Pour les entreprises de l'économie numérique, construire de manière proactive un système de données carbone conforme aux attentes réglementaires constitue à la fois une gestion des risques et une barrière concurrentielle. Les plateformes capables d'intégrer la gouvernance des données et la conformité environnementale seront davantage appréciées des clients et des investisseurs.

Observation des tendances mondiales : le « virage vers la durabilité » de l'économie numérique est une tendance structurelle de long terme

Cette recherche identifie une trajectoire d'évolution en cinq phases dans la recherche sur l'économie numérique, qui aboutit finalement à une forme mature d'« écosystème numérique ». De l'exploration initiale du concept d'économie numérique à l'attention actuelle portée au développement durable, aux émissions de carbone et aux systèmes énergétiques, cette évolution montre que l'économie numérique est passée d'un outil sectoriel à une infrastructure de l'économie mondiale.Nous estimons qu'il s'agit d'une tendance de long terme, et non d'un phénomène passager. Trois facteurs principaux expliquent ce changement : premièrement, les objectifs mondiaux de neutralité carbone imposent des contraintes strictes qui influenceront profondément les orientations des investissements numériques dans tous les secteurs ; deuxièmement, la maturité des technologies d'intelligence artificielle et d'Internet des objets rend possible une collecte de données carbone à haute précision et à faible coût ; troisièmement, l'attention des marchés financiers à l'ESG est en train de redéfinir le système d'évaluation des entreprises. Par conséquent, l'intégration profonde de l'économie numérique et de l'économie verte n'est pas seulement une prédiction académique, mais une réalité économique prévisible.

Pour les gouvernements, cela signifie qu'il est nécessaire de planifier de manière coordonnée les stratégies numériques et climatiques.
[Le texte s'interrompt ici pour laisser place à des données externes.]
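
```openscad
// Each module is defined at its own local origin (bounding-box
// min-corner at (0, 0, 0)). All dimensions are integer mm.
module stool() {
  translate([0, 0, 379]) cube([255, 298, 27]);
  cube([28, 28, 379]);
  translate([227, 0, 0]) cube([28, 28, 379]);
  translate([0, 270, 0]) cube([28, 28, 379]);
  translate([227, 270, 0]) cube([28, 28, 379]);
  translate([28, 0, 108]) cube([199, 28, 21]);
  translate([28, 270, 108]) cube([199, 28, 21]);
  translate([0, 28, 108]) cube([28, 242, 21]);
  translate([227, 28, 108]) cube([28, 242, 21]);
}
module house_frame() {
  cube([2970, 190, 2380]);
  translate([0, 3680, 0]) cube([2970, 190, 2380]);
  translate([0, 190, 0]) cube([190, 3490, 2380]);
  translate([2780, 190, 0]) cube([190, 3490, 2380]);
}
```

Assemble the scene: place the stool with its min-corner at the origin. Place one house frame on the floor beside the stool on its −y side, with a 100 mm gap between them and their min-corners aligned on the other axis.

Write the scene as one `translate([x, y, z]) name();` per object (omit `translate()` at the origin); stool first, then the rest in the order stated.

stool();
translate([0, -3970, 0]) house_frame();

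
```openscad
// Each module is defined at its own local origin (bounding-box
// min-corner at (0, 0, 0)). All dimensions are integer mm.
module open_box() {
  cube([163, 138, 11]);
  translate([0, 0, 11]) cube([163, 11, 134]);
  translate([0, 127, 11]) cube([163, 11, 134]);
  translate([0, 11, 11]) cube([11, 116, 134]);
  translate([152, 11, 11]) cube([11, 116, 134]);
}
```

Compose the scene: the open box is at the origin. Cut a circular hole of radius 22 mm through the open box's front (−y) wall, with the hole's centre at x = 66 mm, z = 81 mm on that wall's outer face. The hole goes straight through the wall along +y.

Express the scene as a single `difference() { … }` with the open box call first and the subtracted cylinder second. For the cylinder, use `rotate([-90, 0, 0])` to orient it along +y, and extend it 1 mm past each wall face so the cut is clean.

difference() {
  open_box();
  translate([66, -1, 81]) rotate([-90, 0, 0]) cylinder(h = 13, r = 22);
}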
La recherche nous indique que les leaders de la prochaine phase seront les pays et régions capables de combiner innovation numérique, initiatives vertes et construction écologique. L'économie numérique ne se résume plus à « plus rapide, plus économique », mais aussi à « plus verte, plus durable ».

DigitalEcoNews Insight

Cette étude bibliométrique offre une « carte des connaissances » claire. Bien qu'elle examine la littérature académique, les régularités qu'elle révèle présentent des implications directes pour les entreprises et les politiques : le centre de recherche de l'économie numérique passe de la « croissance » à la « croissance durable », et le carbone et l'énergie deviennent des variables centrales de l'économie numérique.
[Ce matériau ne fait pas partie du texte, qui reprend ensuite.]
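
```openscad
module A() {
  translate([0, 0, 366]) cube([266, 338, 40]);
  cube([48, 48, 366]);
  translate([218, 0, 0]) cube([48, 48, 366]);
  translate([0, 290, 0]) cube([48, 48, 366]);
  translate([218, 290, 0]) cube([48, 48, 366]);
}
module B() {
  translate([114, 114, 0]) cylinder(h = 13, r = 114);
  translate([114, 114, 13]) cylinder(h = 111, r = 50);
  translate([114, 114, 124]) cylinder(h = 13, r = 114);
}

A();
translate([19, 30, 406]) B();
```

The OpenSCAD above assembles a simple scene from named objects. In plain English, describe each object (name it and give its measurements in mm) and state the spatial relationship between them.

A is a simple wooden stool: a rectangular seat 266 mm (x) by 338 mm (y), 40 mm thick, top face at z = 406 mm, on four square legs, each 48×48 mm in cross-section. The legs rest on z = 0, each flush with a corner of the seat.

B is a spool: two coaxial disc flanges of radius 114 mm and thickness 13 mm, joined by a core cylinder of radius 50 mm and height 111 mm. The lower flange rests on z = 0 and the three cylinders share a vertical axis.

The spool is on top of the stool.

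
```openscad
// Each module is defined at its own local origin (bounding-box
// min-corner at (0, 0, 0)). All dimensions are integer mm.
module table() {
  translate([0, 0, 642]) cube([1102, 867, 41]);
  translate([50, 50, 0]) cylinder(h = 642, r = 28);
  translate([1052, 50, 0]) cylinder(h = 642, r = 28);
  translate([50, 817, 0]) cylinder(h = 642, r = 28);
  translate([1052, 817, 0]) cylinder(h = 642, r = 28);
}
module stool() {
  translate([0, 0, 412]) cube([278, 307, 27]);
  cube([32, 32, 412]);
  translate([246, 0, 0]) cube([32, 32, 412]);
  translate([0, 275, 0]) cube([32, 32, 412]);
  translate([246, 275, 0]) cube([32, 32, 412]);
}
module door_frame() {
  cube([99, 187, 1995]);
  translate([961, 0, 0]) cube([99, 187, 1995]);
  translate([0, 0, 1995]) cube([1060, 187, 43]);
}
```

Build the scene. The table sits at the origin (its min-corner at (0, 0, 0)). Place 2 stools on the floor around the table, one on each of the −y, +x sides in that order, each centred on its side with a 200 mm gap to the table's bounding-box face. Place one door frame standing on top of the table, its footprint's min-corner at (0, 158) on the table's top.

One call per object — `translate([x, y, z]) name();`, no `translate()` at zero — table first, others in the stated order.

table();
translate([412, -507, 0]) stool();
translate([1302, 280, 0]) stool();
translate([0, 158, 683]) door_frame();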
Du point de vue des modèles économiques des entreprises, les données carbone passeront du reporting de conformité à la création de valeur. Les plateformes qui construiront en premier les infrastructures de données carbone prendront une longueur d'avance dans la concurrence future, et pourraient même devenir des composants essentiels du fonctionnement des entreprises, comme les services cloud aujourd'hui. Du point de vue des tendances réglementaires, la gouvernance des données environnementales sera renforcée en même temps que la régulation numérique ; les entreprises multinationales doivent anticiper et s'adapter à cette nouvelle normalité.
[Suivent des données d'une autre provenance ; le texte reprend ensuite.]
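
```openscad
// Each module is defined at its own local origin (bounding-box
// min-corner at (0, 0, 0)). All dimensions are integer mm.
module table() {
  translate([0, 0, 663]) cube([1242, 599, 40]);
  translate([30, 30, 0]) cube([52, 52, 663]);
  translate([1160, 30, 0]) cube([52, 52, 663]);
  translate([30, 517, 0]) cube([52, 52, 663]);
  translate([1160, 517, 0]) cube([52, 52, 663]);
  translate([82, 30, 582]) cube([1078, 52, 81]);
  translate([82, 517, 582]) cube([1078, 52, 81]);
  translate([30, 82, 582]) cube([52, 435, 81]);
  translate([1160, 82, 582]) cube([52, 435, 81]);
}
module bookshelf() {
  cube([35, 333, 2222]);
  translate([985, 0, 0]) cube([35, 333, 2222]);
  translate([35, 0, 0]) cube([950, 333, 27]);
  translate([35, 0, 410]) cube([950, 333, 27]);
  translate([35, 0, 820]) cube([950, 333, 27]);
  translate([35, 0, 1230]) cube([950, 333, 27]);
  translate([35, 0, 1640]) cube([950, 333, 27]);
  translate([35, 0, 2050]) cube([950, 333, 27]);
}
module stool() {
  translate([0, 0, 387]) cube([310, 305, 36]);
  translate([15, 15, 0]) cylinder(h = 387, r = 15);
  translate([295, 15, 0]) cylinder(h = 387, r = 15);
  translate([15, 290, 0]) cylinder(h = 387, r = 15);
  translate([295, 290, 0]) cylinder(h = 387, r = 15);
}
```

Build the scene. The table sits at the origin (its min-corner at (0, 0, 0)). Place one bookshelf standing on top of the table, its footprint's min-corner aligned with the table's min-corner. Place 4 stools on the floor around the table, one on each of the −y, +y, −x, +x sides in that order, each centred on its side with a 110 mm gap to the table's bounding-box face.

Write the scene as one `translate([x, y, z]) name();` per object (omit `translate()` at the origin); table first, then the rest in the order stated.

table();
translate([0, 0, 703]) bookshelf();
translate([466, -415, 0]) stool();
translate([466, 709, 0]) stool();
translate([-420, 147, 0]) stool();
translate([1352, 147, 0]) stool();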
Plus important encore, cette tendance signifie que pour la prochaine décennie de l'économie numérique, les critères de succès ne seront plus seulement le nombre d'utilisateurs, les revenus ou la capitalisation boursière, mais aussi la contribution aux objectifs climatiques mondiaux. La fusion des technologies numériques et des objectifs verts donnera naissance à de nouveaux écosystèmes industriels et remodelera la configuration de la concurrence mondiale. Les décideurs politiques, les entrepreneurs et les investisseurs doivent tous recalibrer leur « système de navigation » — car la carte de l'économie numérique a déjà changé silencieusement.